Marchwind, I apologize for my whining. I know I shouldn't get on line when I am so sick. I start feeling sorry for myself when I have a particularly bad day. I really can't do much on those days and I begin to feel overwhelmed by what all I try to take on. Everyone on here seems to get so much more done than I do!

I am allergic to all sorts of things but I was thinking of dust and dust mites in particular. I am going to try crocheting with the wool yarn I bought and see what happens. I used to break out in hives from any wool at all but I now where things that are wool blends and don't notice anything as long as it doesn't touch my skin. I could easily crochet with nitrile gloves on. Might actually be better. My hands are so rough from work.

I really should have sewn today. So far I haven't sewn a stitch. I have crocheted a bit and made my husband carrot cake muffins to make up for serving pot roast for supper. PR is a comfort food for me but not so much for him.
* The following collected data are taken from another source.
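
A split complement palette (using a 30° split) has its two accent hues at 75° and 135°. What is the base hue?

The accents sit 30° either side of the complement, so the complement is their short-arc midpoint on the wheel.
Short-arc midpoint of 75° and 135°: 105°.
Base is 180° from the complement: 105 − 180 = -75 → -75 + 360 = 285°

285°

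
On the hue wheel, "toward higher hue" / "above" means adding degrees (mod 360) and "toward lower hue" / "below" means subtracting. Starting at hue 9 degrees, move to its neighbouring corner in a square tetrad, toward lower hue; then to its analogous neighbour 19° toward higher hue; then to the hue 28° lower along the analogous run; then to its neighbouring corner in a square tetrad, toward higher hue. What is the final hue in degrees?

−90° (square ↓): 9 − 90 = -81 → -81 + 360 = 279°
+19° (analog 19° ↑): 279 + 19 = 298°
−28° (analog 28° ↓): 298 − 28 = 270°
+90° (square ↑): 270 + 90 = 360 → 360 − 360 = 0°

0°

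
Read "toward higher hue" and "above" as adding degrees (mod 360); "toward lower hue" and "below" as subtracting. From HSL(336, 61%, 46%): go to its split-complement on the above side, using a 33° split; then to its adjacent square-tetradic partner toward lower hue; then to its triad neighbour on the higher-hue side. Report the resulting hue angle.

219°

336 + 213 = 549 → 549 − 360 = 189°   (split-comp 33° ↑)
189 − 90 = 99°   (square ↓)
99 + 120 = 219°   (triadic ↑)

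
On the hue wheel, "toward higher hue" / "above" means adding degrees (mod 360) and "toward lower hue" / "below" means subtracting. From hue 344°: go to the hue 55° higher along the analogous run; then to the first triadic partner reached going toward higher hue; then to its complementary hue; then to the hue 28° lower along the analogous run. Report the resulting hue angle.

344 + 55 = 399 → 399 − 360 = 39°   (analog 55° ↑)
39 + 120 = 159°   (triadic ↑)
159 + 180 = 339°   (complement)
339 − 28 = 311°   (analog 28° ↓)

311°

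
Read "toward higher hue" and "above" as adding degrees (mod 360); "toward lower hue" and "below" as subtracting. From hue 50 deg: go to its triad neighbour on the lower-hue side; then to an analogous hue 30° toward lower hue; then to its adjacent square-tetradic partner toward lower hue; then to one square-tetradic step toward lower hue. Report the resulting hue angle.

−120° (triadic ↓): 50 − 120 = -70 → -70 + 360 = 290°
−30° (analog 30° ↓): 290 − 30 = 260°
−90° (square ↓): 260 − 90 = 170°
−90° (square ↓): 170 − 90 = 80°

80°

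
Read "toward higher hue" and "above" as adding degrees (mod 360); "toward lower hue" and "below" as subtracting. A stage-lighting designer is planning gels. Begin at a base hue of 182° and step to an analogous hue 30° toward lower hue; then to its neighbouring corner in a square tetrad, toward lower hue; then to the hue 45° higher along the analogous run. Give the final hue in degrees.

analog 30° ↓ −30°: 182 − 30 = 152°
square ↓ −90°: 152 − 90 = 62°
analog 45° ↑ +45°: 62 + 45 = 107°

107°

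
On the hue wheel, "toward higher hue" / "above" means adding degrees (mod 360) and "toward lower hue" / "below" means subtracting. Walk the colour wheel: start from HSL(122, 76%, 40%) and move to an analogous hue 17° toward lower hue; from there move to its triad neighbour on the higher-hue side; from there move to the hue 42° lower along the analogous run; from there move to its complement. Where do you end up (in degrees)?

−17° (analog 17° ↓): 122 − 17 = 105°
+120° (triadic ↑): 105 + 120 = 225°
−42° (analog 42° ↓): 225 − 42 = 183°
+180° (complement): 183 + 180 = 363 → 363 − 360 = 3°

3°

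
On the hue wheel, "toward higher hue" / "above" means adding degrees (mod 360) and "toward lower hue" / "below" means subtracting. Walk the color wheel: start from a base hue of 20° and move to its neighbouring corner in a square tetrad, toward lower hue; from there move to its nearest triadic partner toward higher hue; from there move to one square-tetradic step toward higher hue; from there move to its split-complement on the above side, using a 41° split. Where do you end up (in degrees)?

square ↓ −90°: 20 − 90 = -70 → -70 + 360 = 290°
triadic ↑ +120°: 290 + 120 = 410 → 410 − 360 = 50°
square ↑ +90°: 50 + 90 = 140°
split-comp 41° ↑ +221°: 140 + 221 = 361 → 361 − 360 = 1°

1°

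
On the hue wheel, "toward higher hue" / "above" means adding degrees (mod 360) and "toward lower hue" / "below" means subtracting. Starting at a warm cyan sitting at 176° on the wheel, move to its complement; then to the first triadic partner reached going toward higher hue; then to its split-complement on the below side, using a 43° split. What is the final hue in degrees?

253°

complement +180°: 176 + 180 = 356°
triadic ↑ +120°: 356 + 120 = 476 → 476 − 360 = 116°
split-comp 43° ↓ +137°: 116 + 137 = 253°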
You ladies are wonderful. If I found you all in person I might join a fiber group!


----------



## menagerie momma (Sep 29, 2008)

((((hugs))) Countrysunshine. It sounds like you got plenty done. Especially with a migraine. Give yourself permission to do what you can do without guilt about what you didn't get to today. It will be there when you are ready. And enjoy your yummy supper!

Jessie


----------



## Marchwind (May 10, 2002)

Countrysunshine, I know that feeling well, when you feel like you get nothing done and everyone else has gotten so much more done than you. Now that I'm a lot older I don't do that to myself any more. I only worry about what I can do and not worry about what everyone else is doing. So much less stress in life that way.

I hadn't thought of dust and dust mites, at least not in the fibers but I don't really know. If they are stored properly I doubt it would be an issue.


----------



## mamajohnson (Nov 27, 2002)

CJ said:


> /giggle!


LOL CJ! 
I used to sew. And Quilt. I discovered that I love knitting and wool and fiber...... I am finishing up started sewing/quilting projects, and switching over to yarn/fiber/knitting/spinning! And I give me permission to do that. I felt guilty for a long time. But then I had a talk with me and decided to just go with the fiber addiction. Cause I really love it.


And I learned from GAM that housework can wait! :clap:


----------